ROME (Reuters) – Italy will scrap some plans to facilitate cash payments for goods and services after criticism from EU authorities, Economy Minister Giancarlo Giorgetti said on Sunday.
Draft Budget 2023 Government proposes changes to the current system where sellers risk fines if they refuse to accept credit card payments and says it will not Impose any penalties on the following transactions EUR ($63.49).
The move drew criticism from the European Commission, which said it was inconsistent with previous EU advice to Italy to improve tax compliance, and Giorgetti told parliament late Sunday that the government had backed down.

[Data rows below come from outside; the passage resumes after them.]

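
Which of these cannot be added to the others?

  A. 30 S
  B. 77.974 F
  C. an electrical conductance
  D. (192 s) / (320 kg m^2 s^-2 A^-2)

B.

Work out the base dimensions of each:
  A. S = Ω⁻¹ = kg⁻¹·m⁻²·s³·A²
  B. F = C·V⁻¹ = kg⁻¹·m⁻²·s⁴·A²
  C. [electrical conductance] = kg⁻¹·m⁻²·s³·A²
  D. [s] / [kg·m²·s⁻²·A⁻²] = kg⁻¹·m⁻²·s³·A²
All reduce to kg⁻¹·m⁻²·s³·A² except B., which is kg⁻¹·m⁻²·s⁴·A².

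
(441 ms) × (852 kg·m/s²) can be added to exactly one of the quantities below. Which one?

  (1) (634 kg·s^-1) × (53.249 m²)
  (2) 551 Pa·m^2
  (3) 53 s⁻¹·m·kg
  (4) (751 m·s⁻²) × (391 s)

(3)

Reference: [s] · [kg·m·s⁻²] = kg·m·s⁻¹.
Each option:
  (1) [kg·s⁻¹] · [m²] = kg·m²·s⁻¹
  (2) Pa·m² = N·m⁻²·m² = kg·m·s⁻²
  (3) kg·m·s⁻¹  ← same
  (4) [m·s⁻²] · [s] = m·s⁻¹
Only (3) matches kg·m·s⁻¹.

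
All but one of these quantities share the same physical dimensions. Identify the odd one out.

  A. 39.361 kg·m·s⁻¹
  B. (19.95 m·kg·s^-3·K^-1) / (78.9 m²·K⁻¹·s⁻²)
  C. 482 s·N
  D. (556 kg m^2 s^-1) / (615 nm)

B.

Work out the base dimensions of each:
  A. kg·m·s⁻¹
  B. [kg·m·s⁻³·K⁻¹] / [m²·s⁻²·K⁻¹] = kg·m⁻¹·s⁻¹
  C. N·s = kg·m·s⁻²·s = kg·m·s⁻¹
  D. [kg·m²·s⁻¹] / [m] = kg·m·s⁻¹
All reduce to kg·m·s⁻¹ except B., which is kg·m⁻¹·s⁻¹.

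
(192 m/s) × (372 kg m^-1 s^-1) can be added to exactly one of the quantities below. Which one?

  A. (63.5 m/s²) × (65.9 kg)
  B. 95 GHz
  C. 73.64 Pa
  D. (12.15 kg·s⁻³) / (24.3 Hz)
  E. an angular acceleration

Reference: [m·s⁻¹] · [kg·m⁻¹·s⁻¹] = kg·s⁻².
Each option:
  A. [m·s⁻²] · [kg] = kg·m·s⁻²
  B. Hz = s⁻¹
  C. Pa = N·m⁻² = kg·m⁻¹·s⁻²
  D. [kg·s⁻³] / [s⁻¹] = kg·s⁻²  ← same
  E. [angular acceleration] = s⁻²
Only D. matches kg·s⁻².

D.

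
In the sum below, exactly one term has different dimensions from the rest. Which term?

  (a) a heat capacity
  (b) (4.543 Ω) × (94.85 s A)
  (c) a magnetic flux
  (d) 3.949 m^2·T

(a)

In SI base units:
  (a) [heat capacity] = kg·m²·s⁻²·K⁻¹
  (b) [kg·m²·s⁻³·A⁻²] · [s·A] = kg·m²·s⁻²·A⁻¹
  (c) [magnetic flux] = kg·m²·s⁻²·A⁻¹
  (d) T·m² = Wb·m⁻²·m² = kg·m²·s⁻²·A⁻¹
All reduce to kg·m²·s⁻²·A⁻¹ except (a), which is kg·m²·s⁻²·K⁻¹.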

“We intend to eliminate point-of-sale measures,” he said in testimony on the budget, adding that some sort of compensatory measure might be introduced to help shopkeepers pay commissions on card transactions.

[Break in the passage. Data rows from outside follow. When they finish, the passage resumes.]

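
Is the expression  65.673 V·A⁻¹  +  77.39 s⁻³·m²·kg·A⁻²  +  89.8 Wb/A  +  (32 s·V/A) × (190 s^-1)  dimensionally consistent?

Expand each in SI base units:
  65.673 V·A⁻¹:  V·A⁻¹ = J·C⁻¹·A⁻¹ = kg·m²·s⁻³·A⁻²
  77.39 s⁻³·m²·kg·A⁻²:  kg·m²·s⁻³·A⁻²
  89.8 Wb/A:  Wb·A⁻¹ = V·s·A⁻¹ = kg·m²·s⁻²·A⁻²
  (32 s·V/A) × (190 s^-1):  [kg·m²·s⁻²·A⁻²] · [s⁻¹] = kg·m²·s⁻³·A⁻²
The terms do not share a single dimension (kg·m²·s⁻²·A⁻² vs kg·m²·s⁻³·A⁻²).

No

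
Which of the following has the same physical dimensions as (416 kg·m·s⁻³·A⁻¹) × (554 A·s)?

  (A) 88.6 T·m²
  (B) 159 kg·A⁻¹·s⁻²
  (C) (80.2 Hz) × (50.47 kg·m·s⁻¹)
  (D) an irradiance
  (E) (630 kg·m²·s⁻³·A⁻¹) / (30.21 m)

Reference: [kg·m·s⁻³·A⁻¹] · [s·A] = kg·m·s⁻².
Each option:
  (A) T·m² = Wb·m⁻²·m² = kg·m²·s⁻²·A⁻¹
  (B) kg·s⁻²·A⁻¹
  (C) [s⁻¹] · [kg·m·s⁻¹] = kg·m·s⁻²  ← same
  (D) [irradiance] = kg·s⁻³
  (E) [kg·m²·s⁻³·A⁻¹] / [m] = kg·m·s⁻³·A⁻¹
Only (C) matches kg·m·s⁻².

(C)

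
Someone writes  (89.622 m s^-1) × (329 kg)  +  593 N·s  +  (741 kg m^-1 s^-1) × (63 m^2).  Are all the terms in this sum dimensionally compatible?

Expand each in SI base units:
  (89.622 m s^-1) × (329 kg):  [m·s⁻¹] · [kg] = kg·m·s⁻¹
  593 N·s:  N·s = kg·m·s⁻²·s = kg·m·s⁻¹
  (741 kg m^-1 s^-1) × (63 m^2):  [kg·m⁻¹·s⁻¹] · [m²] = kg·m·s⁻¹
Every term reduces to kg·m·s⁻¹.

Yes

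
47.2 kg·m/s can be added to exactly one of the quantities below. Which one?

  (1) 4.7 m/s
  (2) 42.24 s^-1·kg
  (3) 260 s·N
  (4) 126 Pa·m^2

(3)

Reference: kg·m·s⁻¹.
Each option:
  (1) m·s⁻¹
  (2) kg·s⁻¹
  (3) N·s = kg·m·s⁻²·s = kg·m·s⁻¹  ← same
  (4) Pa·m² = N·m⁻²·m² = kg·m·s⁻²
Only (3) matches kg·m·s⁻¹.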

“I hope there will be reflections on the European level of the council,” he added. According to the Ministry of Finance, tax evasion occurs every year.
The current penalty amount is 21 Euros plus 4% of the value of the item. One of the conditions of the billion euro portion of the COVID Recovery Fund funding.
Despite the latest developments, Prime Minister Giorgia Meloni, who took office in October, continues to indulge cash even more than her predecessors.
Her first budget must be approved by parliament by the end of the year, raising the cash payment limit to 5 from next year, euros, above the previous upper limit of 1, euros.